Note: Setting "processMode": "constant"
is also important here. Without it, the default processMode of regex
will be applied and this won't match any content.
extractionType
This indicates how the content should be extracted from the selected element. Possible values are:
text
: The textual content of the matching element will be extracted. If the element contains HTML, all the tags are strippedhtml
: The raw HTML content of the matching element will be extracted.attr
: The value of an attribute of the matching element will be extracted. In this mode,attributeName
must be provided.
For example, with the following HTML fragment
<div class="product" data-sku="1234">
<h1>Product title</h1>
<p>Product description</p>
</div>
And the selector div.product
:
text
would result in the contentProduct title Product description
to be extractedhtml
would result in the content<h1>Product title</h1> <p>Product description</p>
to be extractedattr
, withattributeName: "data-sku"
would result in1234
to be extracted
attributeName
This specifies the name of the attribute to extract the value from, if extractionType
is set to attr
. See example from the previous section for details.
processMode and value
This indicates how the extracted content is processed. Possible values are:
regex
: Apply a regular expression over the extracted content. The regular expression must contain a capture group (using()

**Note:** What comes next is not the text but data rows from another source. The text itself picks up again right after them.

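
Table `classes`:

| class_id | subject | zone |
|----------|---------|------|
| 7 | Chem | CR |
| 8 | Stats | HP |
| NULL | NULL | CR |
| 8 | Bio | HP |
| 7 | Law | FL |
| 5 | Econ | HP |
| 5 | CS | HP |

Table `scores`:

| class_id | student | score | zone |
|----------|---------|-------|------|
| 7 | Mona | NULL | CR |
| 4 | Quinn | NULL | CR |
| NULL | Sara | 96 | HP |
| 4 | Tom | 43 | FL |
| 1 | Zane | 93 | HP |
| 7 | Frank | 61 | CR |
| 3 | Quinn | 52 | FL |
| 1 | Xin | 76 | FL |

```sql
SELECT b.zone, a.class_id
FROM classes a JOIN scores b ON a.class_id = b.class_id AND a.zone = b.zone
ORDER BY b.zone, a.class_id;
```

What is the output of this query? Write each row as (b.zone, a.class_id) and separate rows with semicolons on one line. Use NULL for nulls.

INNER JOIN keeps only pairs where the ON condition holds.
Matching on a.class_id = b.class_id AND a.zone = b.zone. A NULL in a compared column never satisfies the condition.
Matched pairs: 2.

(CR, 7); (CR, 7)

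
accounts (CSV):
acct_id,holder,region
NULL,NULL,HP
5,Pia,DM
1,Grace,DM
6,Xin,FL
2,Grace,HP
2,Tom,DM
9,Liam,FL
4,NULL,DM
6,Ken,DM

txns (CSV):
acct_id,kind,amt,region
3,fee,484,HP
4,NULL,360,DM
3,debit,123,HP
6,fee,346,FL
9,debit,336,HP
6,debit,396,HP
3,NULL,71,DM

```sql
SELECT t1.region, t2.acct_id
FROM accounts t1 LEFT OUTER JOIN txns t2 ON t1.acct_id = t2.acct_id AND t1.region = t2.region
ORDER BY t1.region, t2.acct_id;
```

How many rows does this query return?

LEFT JOIN keeps every row from `accounts`; unmatched rows get NULL for `txns`'s columns.
Matching on t1.acct_id = t2.acct_id AND t1.region = t2.region. A NULL in a compared column never satisfies the condition.
- t1[0] acct_id=NULL, region=HP → no match; kept with NULLs on the t2 side.
- t1[1] acct_id=5, region=DM → no match; kept with NULLs on the t2 side.
- t1[2] acct_id=1, region=DM → no match; kept with NULLs on the t2 side.
- t1[3] acct_id=6, region=FL → 1 match(es) in t2 → 1 row(s).
- t1[4] acct_id=2, region=HP → no match; kept with NULLs on the t2 side.
- t1[5] acct_id=2, region=DM → no match; kept with NULLs on the t2 side.
- t1[6] acct_id=9, region=FL → no match; kept with NULLs on the t2 side.
- t1[7] acct_id=4, region=DM → 1 match(es) in t2 → 1 row(s).
- t1[8] acct_id=6, region=DM → no match; kept with NULLs on the t2 side.
Total: 2 matched + 7 padded = 9 rows.

9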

) and each match will be injected as a separate metadataconstant
: Return a hard coded string
This setting works in conjunction with value
which indicates either the regular expression to apply, or the hard coded value to use.
This setting is optional. If it's not set, the complete extracted content is retained as-is.
For example with the HTML fragment:
<div class="info">
<div class="author-name">William Shakespeare</div>
</div>
And the rule:
{
"urlRegex": "http://example\\.org/",
"metadataName": "author",
"elementSelector": "div.author-name",
"applyIfNoMatch": false,
"extractionType": "text",
"processMode": "regex",
"value": "(\\S+)"
}
This would result in two metadata being injected author=William
and author=Shakespeare
because the regular expression (\\S+)
yields 2 matches.
If processMode
were set to constant
and value
to Yeats
, a single metadata author=Yeats
would have been injected.
description
This attribute is used to add a comment to the rule. It is optional and is not used when applying the rule.